When I started out in PR a few decades ago it was a very young industry and only the bigger or braver companies had PR teams or engaged agencies. Reputation and growing awareness around brands was just as important as it is today but with global communication being much slower, the whole pace of life was slower. Then, when you launched a product you held a big launch event, issued press releases and press packs with hard copies of photos and all press releases were sent via snail mail. Inevitably one of the busiest departments in the PR agency was the mailroom – now a redundant area! But in some ways it was hugely fun and challenging – you often met up with journalists to brief them, or my favourite, which was very pioneering at the time, was when we visited the magazine houses and took Covent Garden Soup cartons round each food journalist. Naturally we were very popular at lunchtime but it really encouraged sampling and we got some great press coverage. After any event you waited nervously for days, or even weeks to see what coverage came through via the media monitoring and chased the press to see if the launch was a success.

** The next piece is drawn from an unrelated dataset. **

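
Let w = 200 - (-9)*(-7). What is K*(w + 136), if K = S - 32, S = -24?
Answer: -15288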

Nowadays we email, text or ring the press to contact them and sadly in consumer PR rarely get to meet the people we may depend on to publicise our clients and brands. Who would have thought back in the early days that such a thing as social media would even exist and we’d be attached to our phones trying desperately to influence consumers with the latest food product, drink or gadget.
In many ways doing PR now is easier with so many tools to hand but equally it is more complicated and varied. Most notably the pace at how brands rise or fall is has changed. But at the very heart of it communication is still the same – we still strive to tell a story about a company, a brand, an idea or a product. And of course storytelling goes back not decades but centuries so perhaps PR is rather an old industry.